Au vu du faible nombre de substances psychoactives interdites depuis 2005, il est par ailleurs difficile de penser que ces décisions constituent un véritable obstacle au marché intérieur et à l’innovation.
Ce changement d’approche a pourtant des implications majeures, puisqu’il induit un renversement de la charge de la preuve : il reviendrait aux États membres de démontrer que ces substances sont dangereuses, et non plus aux vendeurs de démontrer qu’elles ne le sont pas.
Ce changement de base juridique a également des impacts institutionnels importants.

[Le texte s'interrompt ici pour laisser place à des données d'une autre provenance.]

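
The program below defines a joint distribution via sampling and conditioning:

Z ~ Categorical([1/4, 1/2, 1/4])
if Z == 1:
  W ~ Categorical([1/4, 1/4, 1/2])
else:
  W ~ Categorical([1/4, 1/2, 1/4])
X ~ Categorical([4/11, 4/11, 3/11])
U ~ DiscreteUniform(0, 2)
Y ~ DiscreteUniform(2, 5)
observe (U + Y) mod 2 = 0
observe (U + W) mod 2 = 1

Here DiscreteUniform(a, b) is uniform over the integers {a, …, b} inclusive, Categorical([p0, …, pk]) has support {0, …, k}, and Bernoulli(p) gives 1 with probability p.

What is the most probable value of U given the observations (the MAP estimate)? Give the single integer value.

Enumerate traces; 72 have nonzero weight after conditioning:
  (Z=0, W=0, X=0, U=1, Y=3) weight 1/528
  (Z=0, W=0, X=0, U=1, Y=5) weight 1/528
  (Z=0, W=0, X=1, U=1, Y=3) weight 1/528
  (Z=0, W=0, X=1, U=1, Y=5) weight 1/528
  (Z=0, W=0, X=2, U=1, Y=3) weight 1/704
  (Z=0, W=0, X=2, U=1, Y=5) weight 1/704
  (Z=0, W=1, X=0, U=0, Y=2) weight 1/264
  (Z=0, W=1, X=0, U=0, Y=4) weight 1/264
  (Z=0, W=1, X=0, U=2, Y=2) weight 1/264
  … 63 more
Group by U:
  weight(U=0) = 1/16
  weight(U=1) = 5/48
  weight(U=2) = 1/16
Total weight = 1/16 + 5/48 + 1/16 = 11/48
P(U=0 | obs) = 1/16 / 11/48 = 3/11
P(U=1 | obs) = 5/48 / 11/48 = 5/11
P(U=2 | obs) = 1/16 / 11/48 = 3/11
argmax = 1

argmax_v P(U = v | obs) = 1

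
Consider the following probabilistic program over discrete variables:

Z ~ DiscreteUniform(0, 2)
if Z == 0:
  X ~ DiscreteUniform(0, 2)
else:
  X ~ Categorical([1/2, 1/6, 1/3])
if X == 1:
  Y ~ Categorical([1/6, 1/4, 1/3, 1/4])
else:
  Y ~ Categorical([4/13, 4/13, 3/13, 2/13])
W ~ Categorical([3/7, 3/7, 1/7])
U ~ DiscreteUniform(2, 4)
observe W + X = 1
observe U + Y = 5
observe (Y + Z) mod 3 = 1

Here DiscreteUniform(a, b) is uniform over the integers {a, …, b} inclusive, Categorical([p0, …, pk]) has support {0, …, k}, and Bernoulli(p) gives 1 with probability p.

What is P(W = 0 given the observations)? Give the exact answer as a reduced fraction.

Enumerate traces; 6 have nonzero weight after conditioning:
  (Z=0, X=0, Y=1, W=1, U=4) weight 4/819
  (Z=0, X=1, Y=1, W=0, U=4) weight 1/252
  (Z=1, X=0, Y=3, W=1, U=2) weight 1/273
  (Z=1, X=1, Y=3, W=0, U=2) weight 1/504
  (Z=2, X=0, Y=2, W=1, U=3) weight 1/182
  (Z=2, X=1, Y=2, W=0, U=3) weight 1/378
Group by W:
  weight(W=0) = 13/1512
  weight(W=1) = 23/1638
Total weight = 13/1512 + 23/1638 = 445/19656
P(W=0 | obs) = 13/1512 / 445/19656 = 169/445
P(W=1 | obs) = 23/1638 / 445/19656 = 276/445

P(W = 0 | obs) = 169/445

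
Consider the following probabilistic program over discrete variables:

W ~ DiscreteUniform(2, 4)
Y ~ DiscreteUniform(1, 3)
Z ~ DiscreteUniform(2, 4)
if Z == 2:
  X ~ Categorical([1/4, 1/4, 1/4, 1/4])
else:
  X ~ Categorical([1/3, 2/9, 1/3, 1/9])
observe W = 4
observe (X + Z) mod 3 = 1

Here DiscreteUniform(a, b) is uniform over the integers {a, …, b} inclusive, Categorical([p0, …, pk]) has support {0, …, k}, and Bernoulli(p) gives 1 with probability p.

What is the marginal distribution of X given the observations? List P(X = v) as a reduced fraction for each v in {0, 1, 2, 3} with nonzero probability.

P(X=0) = 4/11, P(X=1) = 8/33, P(X=2) = 3/11, P(X=3) = 4/33

Enumerate traces; 12 have nonzero weight after conditioning:
  (W=4, Y=1, Z=2, X=2) weight 1/108
  (W=4, Y=1, Z=3, X=1) weight 2/243
  (W=4, Y=1, Z=4, X=0) weight 1/81
  (W=4, Y=1, Z=4, X=3) weight 1/243
  (W=4, Y=2, Z=2, X=2) weight 1/108
  (W=4, Y=2, Z=3, X=1) weight 2/243
  (W=4, Y=2, Z=4, X=0) weight 1/81
  (W=4, Y=2, Z=4, X=3) weight 1/243
  … 4 more
Group by X:
  weight(X=0) = 1/27
  weight(X=1) = 2/81
  weight(X=2) = 1/36
  weight(X=3) = 1/81
Total weight = 1/27 + 2/81 + 1/36 + 1/81 = 11/108
P(X=0 | obs) = 1/27 / 11/108 = 4/11
P(X=1 | obs) = 2/81 / 11/108 = 8/33
P(X=2 | obs) = 1/36 / 11/108 = 3/11
P(X=3 | obs) = 1/81 / 11/108 = 4/33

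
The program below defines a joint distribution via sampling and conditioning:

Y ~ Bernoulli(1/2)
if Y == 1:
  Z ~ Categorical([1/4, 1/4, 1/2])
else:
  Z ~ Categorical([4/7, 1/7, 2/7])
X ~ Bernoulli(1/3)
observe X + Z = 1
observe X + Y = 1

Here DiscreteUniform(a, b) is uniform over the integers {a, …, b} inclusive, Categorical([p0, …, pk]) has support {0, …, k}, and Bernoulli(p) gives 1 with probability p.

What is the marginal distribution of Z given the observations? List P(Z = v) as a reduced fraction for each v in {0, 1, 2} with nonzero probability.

P(Z=0) = 8/15, P(Z=1) = 7/15

Enumerate traces; 2 have nonzero weight after conditioning:
  (Y=0, Z=0, X=1) weight 2/21
  (Y=1, Z=1, X=0) weight 1/12
Group by Z:
  weight(Z=0) = 2/21
  weight(Z=1) = 1/12
Total weight = 2/21 + 1/12 = 5/28
P(Z=0 | obs) = 2/21 / 5/28 = 8/15
P(Z=1 | obs) = 1/12 / 5/28 = 7/15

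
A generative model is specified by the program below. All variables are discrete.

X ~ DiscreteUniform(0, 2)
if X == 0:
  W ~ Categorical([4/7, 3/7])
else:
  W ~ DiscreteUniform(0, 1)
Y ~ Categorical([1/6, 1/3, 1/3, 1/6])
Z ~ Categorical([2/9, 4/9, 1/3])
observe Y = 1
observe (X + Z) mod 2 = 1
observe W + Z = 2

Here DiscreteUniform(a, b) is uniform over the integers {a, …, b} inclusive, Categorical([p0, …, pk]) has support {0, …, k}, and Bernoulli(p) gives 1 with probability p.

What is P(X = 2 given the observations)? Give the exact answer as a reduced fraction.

Enumerate traces; 3 have nonzero weight after conditioning:
  (X=0, W=1, Y=1, Z=1) weight 4/189
  (X=1, W=0, Y=1, Z=2) weight 1/54
  (X=2, W=1, Y=1, Z=1) weight 2/81
Group by X:
  weight(X=0) = 4/189
  weight(X=1) = 1/54
  weight(X=2) = 2/81
Total weight = 4/189 + 1/54 + 2/81 = 73/1134
P(X=0 | obs) = 4/189 / 73/1134 = 24/73
P(X=1 | obs) = 1/54 / 73/1134 = 21/73
P(X=2 | obs) = 2/81 / 73/1134 = 28/73

P(X = 2 | obs) = 28/73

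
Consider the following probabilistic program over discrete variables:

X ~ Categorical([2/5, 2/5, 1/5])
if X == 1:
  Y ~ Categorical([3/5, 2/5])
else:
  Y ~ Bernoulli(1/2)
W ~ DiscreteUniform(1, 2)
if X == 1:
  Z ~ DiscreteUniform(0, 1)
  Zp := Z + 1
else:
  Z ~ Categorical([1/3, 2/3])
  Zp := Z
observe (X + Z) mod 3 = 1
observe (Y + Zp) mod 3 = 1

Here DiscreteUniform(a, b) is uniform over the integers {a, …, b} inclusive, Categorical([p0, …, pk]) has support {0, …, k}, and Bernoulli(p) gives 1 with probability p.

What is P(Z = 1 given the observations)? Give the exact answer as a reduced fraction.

P(Z = 1 | obs) = 10/19

Enumerate traces; 4 have nonzero weight after conditioning:
  (X=0, Y=0, W=1, Z=1) weight 1/15
  (X=0, Y=0, W=2, Z=1) weight 1/15
  (X=1, Y=0, W=1, Z=0) weight 3/50
  (X=1, Y=0, W=2, Z=0) weight 3/50
Group by Z:
  weight(Z=0) = 3/25
  weight(Z=1) = 2/15
Total weight = 3/25 + 2/15 = 19/75
P(Z=0 | obs) = 3/25 / 19/75 = 9/19
P(Z=1 | obs) = 2/15 / 19/75 = 10/19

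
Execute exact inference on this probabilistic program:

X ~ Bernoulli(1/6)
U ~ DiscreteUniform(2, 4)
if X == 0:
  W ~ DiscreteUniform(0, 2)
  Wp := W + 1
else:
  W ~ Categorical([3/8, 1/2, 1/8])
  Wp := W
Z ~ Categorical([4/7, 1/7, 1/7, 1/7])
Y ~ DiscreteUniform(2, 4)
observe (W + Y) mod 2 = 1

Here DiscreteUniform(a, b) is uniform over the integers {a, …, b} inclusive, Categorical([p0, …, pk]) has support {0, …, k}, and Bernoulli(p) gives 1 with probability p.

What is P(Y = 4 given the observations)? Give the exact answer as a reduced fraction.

Enumerate traces; 96 have nonzero weight after conditioning:
  (X=0, U=2, W=0, Z=0, Y=3) weight 10/567
  (X=0, U=2, W=0, Z=1, Y=3) weight 5/1134
  (X=0, U=2, W=0, Z=2, Y=3) weight 5/1134
  (X=0, U=2, W=0, Z=3, Y=3) weight 5/1134
  (X=0, U=2, W=1, Z=0, Y=2) weight 10/567
  (X=0, U=2, W=1, Z=0, Y=4) weight 10/567
  (X=0, U=2, W=1, Z=1, Y=2) weight 5/1134
  (X=0, U=2, W=1, Z=1, Y=4) weight 5/1134
  … 88 more
Group by Y:
  weight(Y=2) = 13/108
  weight(Y=3) = 23/108
  weight(Y=4) = 13/108
Total weight = 13/108 + 23/108 + 13/108 = 49/108
P(Y=2 | obs) = 13/108 / 49/108 = 13/49
P(Y=3 | obs) = 23/108 / 49/108 = 23/49
P(Y=4 | obs) = 13/108 / 49/108 = 13/49

P(Y = 4 | obs) = 13/49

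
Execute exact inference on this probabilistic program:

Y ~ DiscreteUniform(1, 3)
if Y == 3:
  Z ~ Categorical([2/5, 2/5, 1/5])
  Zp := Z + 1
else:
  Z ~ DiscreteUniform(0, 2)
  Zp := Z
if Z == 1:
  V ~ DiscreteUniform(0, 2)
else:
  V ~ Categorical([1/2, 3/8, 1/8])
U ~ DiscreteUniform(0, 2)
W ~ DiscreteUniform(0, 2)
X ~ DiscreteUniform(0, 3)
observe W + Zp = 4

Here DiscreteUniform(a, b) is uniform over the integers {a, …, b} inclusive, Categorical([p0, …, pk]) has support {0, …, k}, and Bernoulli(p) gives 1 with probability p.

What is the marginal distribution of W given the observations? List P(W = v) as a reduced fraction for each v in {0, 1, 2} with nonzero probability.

P(W=1) = 3/19, P(W=2) = 16/19

Enumerate traces; 144 have nonzero weight after conditioning:
  (Y=1, Z=2, V=0, U=0, W=2, X=0) weight 1/648
  (Y=1, Z=2, V=0, U=0, W=2, X=1) weight 1/648
  (Y=1, Z=2, V=0, U=0, W=2, X=2) weight 1/648
  (Y=1, Z=2, V=0, U=0, W=2, X=3) weight 1/648
  (Y=1, Z=2, V=0, U=1, W=2, X=0) weight 1/648
  (Y=1, Z=2, V=0, U=1, W=2, X=1) weight 1/648
  (Y=1, Z=2, V=0, U=1, W=2, X=2) weight 1/648
  (Y=1, Z=2, V=0, U=1, W=2, X=3) weight 1/648
  (Y=3, Z=2, V=0, U=0, W=1, X=0) weight 1/1080
  … 135 more
Group by W:
  weight(W=1) = 1/45
  weight(W=2) = 16/135
Total weight = 1/45 + 16/135 = 19/135
P(W=1 | obs) = 1/45 / 19/135 = 3/19
P(W=2 | obs) = 16/135 / 19/135 = 16/19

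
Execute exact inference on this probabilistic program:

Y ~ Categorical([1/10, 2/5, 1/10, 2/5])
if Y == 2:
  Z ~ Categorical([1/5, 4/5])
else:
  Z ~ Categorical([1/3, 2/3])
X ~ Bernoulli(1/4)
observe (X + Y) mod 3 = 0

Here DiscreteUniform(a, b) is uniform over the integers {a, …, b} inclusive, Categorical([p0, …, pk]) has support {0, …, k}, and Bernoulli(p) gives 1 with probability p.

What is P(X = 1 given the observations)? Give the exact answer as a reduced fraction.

P(X = 1 | obs) = 1/16

Enumerate traces; 6 have nonzero weight after conditioning:
  (Y=0, Z=0, X=0) weight 1/40
  (Y=0, Z=1, X=0) weight 1/20
  (Y=2, Z=0, X=1) weight 1/200
  (Y=2, Z=1, X=1) weight 1/50
  (Y=3, Z=0, X=0) weight 1/10
  (Y=3, Z=1, X=0) weight 1/5
Group by X:
  weight(X=0) = 3/8
  weight(X=1) = 1/40
Total weight = 3/8 + 1/40 = 2/5
P(X=0 | obs) = 3/8 / 2/5 = 15/16
P(X=1 | obs) = 1/40 / 2/5 = 1/16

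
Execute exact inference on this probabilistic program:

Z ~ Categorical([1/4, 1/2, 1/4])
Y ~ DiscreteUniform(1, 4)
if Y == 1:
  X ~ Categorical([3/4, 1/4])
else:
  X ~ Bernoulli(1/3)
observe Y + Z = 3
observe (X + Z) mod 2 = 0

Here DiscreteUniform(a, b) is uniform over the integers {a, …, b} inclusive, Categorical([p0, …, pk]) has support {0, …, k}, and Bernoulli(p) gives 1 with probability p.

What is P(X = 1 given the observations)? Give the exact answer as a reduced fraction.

Enumerate traces; 3 have nonzero weight after conditioning:
  (Z=0, Y=3, X=0) weight 1/24
  (Z=1, Y=2, X=1) weight 1/24
  (Z=2, Y=1, X=0) weight 3/64
Group by X:
  weight(X=0) = 17/192
  weight(X=1) = 1/24
Total weight = 17/192 + 1/24 = 25/192
P(X=0 | obs) = 17/192 / 25/192 = 17/25
P(X=1 | obs) = 1/24 / 25/192 = 8/25

P(X = 1 | obs) = 8/25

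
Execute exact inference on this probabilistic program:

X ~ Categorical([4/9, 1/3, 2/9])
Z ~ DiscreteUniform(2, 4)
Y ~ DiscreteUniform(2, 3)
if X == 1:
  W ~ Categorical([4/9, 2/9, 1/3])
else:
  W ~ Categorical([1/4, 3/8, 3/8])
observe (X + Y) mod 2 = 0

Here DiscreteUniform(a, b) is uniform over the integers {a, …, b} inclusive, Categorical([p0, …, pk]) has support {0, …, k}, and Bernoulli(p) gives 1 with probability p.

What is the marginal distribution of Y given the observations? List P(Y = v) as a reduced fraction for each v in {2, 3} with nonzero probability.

Enumerate traces; 27 have nonzero weight after conditioning:
  (X=0, Z=2, Y=2, W=0) weight 1/54
  (X=0, Z=2, Y=2, W=1) weight 1/36
  (X=0, Z=2, Y=2, W=2) weight 1/36
  (X=0, Z=3, Y=2, W=0) weight 1/54
  (X=0, Z=3, Y=2, W=1) weight 1/36
  (X=0, Z=3, Y=2, W=2) weight 1/36
  (X=0, Z=4, Y=2, W=0) weight 1/54
  (X=0, Z=4, Y=2, W=1) weight 1/36
  (X=1, Z=2, Y=3, W=0) weight 2/81
  … 18 more
Group by Y:
  weight(Y=2) = 1/3
  weight(Y=3) = 1/6
Total weight = 1/3 + 1/6 = 1/2
P(Y=2 | obs) = 1/3 / 1/2 = 2/3
P(Y=3 | obs) = 1/6 / 1/2 = 1/3

P(Y=2) = 2/3, P(Y=3) = 1/3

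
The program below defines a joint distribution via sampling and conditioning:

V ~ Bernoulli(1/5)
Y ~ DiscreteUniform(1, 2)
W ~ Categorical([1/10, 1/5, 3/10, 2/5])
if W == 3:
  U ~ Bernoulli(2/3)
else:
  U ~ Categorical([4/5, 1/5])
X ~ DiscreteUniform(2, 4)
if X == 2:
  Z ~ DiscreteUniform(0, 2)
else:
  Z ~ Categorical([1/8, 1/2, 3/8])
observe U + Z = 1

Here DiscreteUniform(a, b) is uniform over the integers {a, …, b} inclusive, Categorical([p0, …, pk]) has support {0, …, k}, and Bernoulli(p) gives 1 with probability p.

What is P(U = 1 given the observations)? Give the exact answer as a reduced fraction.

Enumerate traces; 96 have nonzero weight after conditioning:
  (V=0, Y=1, W=0, U=0, X=2, Z=1) weight 4/1125
  (V=0, Y=1, W=0, U=0, X=3, Z=1) weight 2/375
  (V=0, Y=1, W=0, U=0, X=4, Z=1) weight 2/375
  (V=0, Y=1, W=0, U=1, X=2, Z=0) weight 1/1125
  (V=0, Y=1, W=0, U=1, X=3, Z=0) weight 1/3000
  (V=0, Y=1, W=0, U=1, X=4, Z=0) weight 1/3000
  (V=0, Y=1, W=1, U=0, X=2, Z=1) weight 8/1125
  (V=0, Y=1, W=1, U=0, X=3, Z=1) weight 4/375
  … 88 more
Group by U:
  weight(U=0) = 184/675
  weight(U=1) = 203/2700
Total weight = 184/675 + 203/2700 = 313/900
P(U=0 | obs) = 184/675 / 313/900 = 736/939
P(U=1 | obs) = 203/2700 / 313/900 = 203/939

P(U = 1 | obs) = 203/939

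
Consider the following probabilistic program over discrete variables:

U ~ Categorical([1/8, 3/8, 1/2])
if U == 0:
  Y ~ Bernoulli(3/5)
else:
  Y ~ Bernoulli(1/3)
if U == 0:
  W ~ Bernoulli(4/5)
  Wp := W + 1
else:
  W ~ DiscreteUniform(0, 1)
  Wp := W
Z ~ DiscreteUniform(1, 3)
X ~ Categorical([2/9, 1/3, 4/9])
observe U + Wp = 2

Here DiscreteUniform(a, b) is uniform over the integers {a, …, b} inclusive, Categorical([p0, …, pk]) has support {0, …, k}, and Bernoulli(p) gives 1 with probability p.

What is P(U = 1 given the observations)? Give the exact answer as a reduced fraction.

Enumerate traces; 54 have nonzero weight after conditioning:
  (U=0, Y=0, W=1, Z=1, X=0) weight 2/675
  (U=0, Y=0, W=1, Z=1, X=1) weight 1/225
  (U=0, Y=0, W=1, Z=1, X=2) weight 4/675
  (U=0, Y=0, W=1, Z=2, X=0) weight 2/675
  (U=0, Y=0, W=1, Z=2, X=1) weight 1/225
  (U=0, Y=0, W=1, Z=2, X=2) weight 4/675
  (U=0, Y=0, W=1, Z=3, X=0) weight 2/675
  (U=0, Y=0, W=1, Z=3, X=1) weight 1/225
  (U=1, Y=0, W=1, Z=1, X=0) weight 1/108
  (U=2, Y=0, W=0, Z=1, X=0) weight 1/81
  … 44 more
Group by U:
  weight(U=0) = 1/10
  weight(U=1) = 3/16
  weight(U=2) = 1/4
Total weight = 1/10 + 3/16 + 1/4 = 43/80
P(U=0 | obs) = 1/10 / 43/80 = 8/43
P(U=1 | obs) = 3/16 / 43/80 = 15/43
P(U=2 | obs) = 1/4 / 43/80 = 20/43

P(U = 1 | obs) = 15/43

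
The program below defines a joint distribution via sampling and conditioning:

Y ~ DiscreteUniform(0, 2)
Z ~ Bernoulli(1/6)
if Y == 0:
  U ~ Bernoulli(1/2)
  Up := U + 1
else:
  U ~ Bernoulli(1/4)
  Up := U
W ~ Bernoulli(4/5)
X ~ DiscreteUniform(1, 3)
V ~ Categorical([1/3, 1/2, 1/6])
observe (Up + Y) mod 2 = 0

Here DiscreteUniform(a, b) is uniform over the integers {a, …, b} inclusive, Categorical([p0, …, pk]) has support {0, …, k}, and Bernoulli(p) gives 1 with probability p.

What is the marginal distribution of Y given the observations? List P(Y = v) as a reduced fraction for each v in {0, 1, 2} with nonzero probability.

Enumerate traces; 108 have nonzero weight after conditioning:
  (Y=0, Z=0, U=1, W=0, X=1, V=0) weight 1/324
  (Y=0, Z=0, U=1, W=0, X=1, V=1) weight 1/216
  (Y=0, Z=0, U=1, W=0, X=1, V=2) weight 1/648
  (Y=0, Z=0, U=1, W=0, X=2, V=0) weight 1/324
  (Y=0, Z=0, U=1, W=0, X=2, V=1) weight 1/216
  (Y=0, Z=0, U=1, W=0, X=2, V=2) weight 1/648
  (Y=0, Z=0, U=1, W=0, X=3, V=0) weight 1/324
  (Y=0, Z=0, U=1, W=0, X=3, V=1) weight 1/216
  (Y=1, Z=0, U=1, W=0, X=1, V=0) weight 1/648
  (Y=2, Z=0, U=0, W=0, X=1, V=0) weight 1/216
  … 98 more
Group by Y:
  weight(Y=0) = 1/6
  weight(Y=1) = 1/12
  weight(Y=2) = 1/4
Total weight = 1/6 + 1/12 + 1/4 = 1/2
P(Y=0 | obs) = 1/6 / 1/2 = 1/3
P(Y=1 | obs) = 1/12 / 1/2 = 1/6
P(Y=2 | obs) = 1/4 / 1/2 = 1/2

P(Y=0) = 1/3, P(Y=1) = 1/6, P(Y=2) = 1/2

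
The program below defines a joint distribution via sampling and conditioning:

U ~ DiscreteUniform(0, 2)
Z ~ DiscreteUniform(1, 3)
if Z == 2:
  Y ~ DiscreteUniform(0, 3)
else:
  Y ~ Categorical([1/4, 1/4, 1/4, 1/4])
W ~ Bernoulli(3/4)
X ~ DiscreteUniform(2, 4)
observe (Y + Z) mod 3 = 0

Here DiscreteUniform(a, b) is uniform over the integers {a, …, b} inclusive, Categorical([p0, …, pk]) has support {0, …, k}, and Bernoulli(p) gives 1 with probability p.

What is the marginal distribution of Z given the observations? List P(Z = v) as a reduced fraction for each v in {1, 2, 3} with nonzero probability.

P(Z=1) = 1/4, P(Z=2) = 1/4, P(Z=3) = 1/2

Enumerate traces; 72 have nonzero weight after conditioning:
  (U=0, Z=1, Y=2, W=0, X=2) weight 1/432
  (U=0, Z=1, Y=2, W=0, X=3) weight 1/432
  (U=0, Z=1, Y=2, W=0, X=4) weight 1/432
  (U=0, Z=1, Y=2, W=1, X=2) weight 1/144
  (U=0, Z=1, Y=2, W=1, X=3) weight 1/144
  (U=0, Z=1, Y=2, W=1, X=4) weight 1/144
  (U=0, Z=2, Y=1, W=0, X=2) weight 1/432
  (U=0, Z=2, Y=1, W=0, X=3) weight 1/432
  (U=0, Z=3, Y=0, W=0, X=2) weight 1/432
  … 63 more
Group by Z:
  weight(Z=1) = 1/12
  weight(Z=2) = 1/12
  weight(Z=3) = 1/6
Total weight = 1/12 + 1/12 + 1/6 = 1/3
P(Z=1 | obs) = 1/12 / 1/3 = 1/4
P(Z=2 | obs) = 1/12 / 1/3 = 1/4
P(Z=3 | obs) = 1/6 / 1/3 = 1/2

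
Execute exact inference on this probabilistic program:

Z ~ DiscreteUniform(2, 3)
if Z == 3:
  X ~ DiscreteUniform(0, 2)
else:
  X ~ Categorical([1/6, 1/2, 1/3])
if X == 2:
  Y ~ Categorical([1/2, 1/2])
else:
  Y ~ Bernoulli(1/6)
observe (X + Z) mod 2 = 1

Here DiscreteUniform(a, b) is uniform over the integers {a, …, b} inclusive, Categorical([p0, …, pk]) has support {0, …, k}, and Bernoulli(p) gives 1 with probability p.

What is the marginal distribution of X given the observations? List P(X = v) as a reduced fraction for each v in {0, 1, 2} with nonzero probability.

P(X=0) = 2/7, P(X=1) = 3/7, P(X=2) = 2/7

Enumerate traces; 6 have nonzero weight after conditioning:
  (Z=2, X=1, Y=0) weight 5/24
  (Z=2, X=1, Y=1) weight 1/24
  (Z=3, X=0, Y=0) weight 5/36
  (Z=3, X=0, Y=1) weight 1/36
  (Z=3, X=2, Y=0) weight 1/12
  (Z=3, X=2, Y=1) weight 1/12
Group by X:
  weight(X=0) = 1/6
  weight(X=1) = 1/4
  weight(X=2) = 1/6
Total weight = 1/6 + 1/4 + 1/6 = 7/12
P(X=0 | obs) = 1/6 / 7/12 = 2/7
P(X=1 | obs) = 1/4 / 7/12 = 3/7
P(X=2 | obs) = 1/6 / 7/12 = 2/7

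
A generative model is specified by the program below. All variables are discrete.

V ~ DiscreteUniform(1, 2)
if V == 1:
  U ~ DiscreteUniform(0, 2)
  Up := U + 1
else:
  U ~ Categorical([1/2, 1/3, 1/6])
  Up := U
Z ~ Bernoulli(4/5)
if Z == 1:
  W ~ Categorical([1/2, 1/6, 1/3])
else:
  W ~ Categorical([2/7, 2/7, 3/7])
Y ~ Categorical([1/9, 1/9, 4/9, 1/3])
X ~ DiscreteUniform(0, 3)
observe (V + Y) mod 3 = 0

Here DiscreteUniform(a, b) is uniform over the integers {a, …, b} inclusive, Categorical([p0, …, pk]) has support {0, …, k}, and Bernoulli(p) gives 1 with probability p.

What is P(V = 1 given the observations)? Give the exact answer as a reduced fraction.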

Tout d’abord, il renforce significativement les pouvoirs de la Commission européenne, qui dispose seule du pouvoir d’initiative, alors que les États membres partagent avec elle ce droit dans le domaine de la justice et des affaires intérieures. Alors que dans le domaine de la coopération judiciaire en matière pénale, l’article 83 du TFUE ne permet d’adopter que des directives, qui laissent une marge de manœuvre aux États sur la forme et les moyens utilisés pour mettre en œuvre les objectifs fixés par le texte, un règlement est nécessairement plus contraignant, puisqu’il est « obligatoire dans tous ses éléments » et « directement applicable dans tout État membre » (article 288 du TFUE). Par ailleurs, l’article 83 du TFUE prévoit que si un État membre estime qu’un projet de directive porterait atteinte aux aspects fondamentaux de son système de justice pénale, il peut demander que le Conseil européen soit saisi, ce qui interrompt la procédure législative. Aucun mécanisme aussi protecteur des spécificités nationales n’est prévu par l’article 114 du TFUE.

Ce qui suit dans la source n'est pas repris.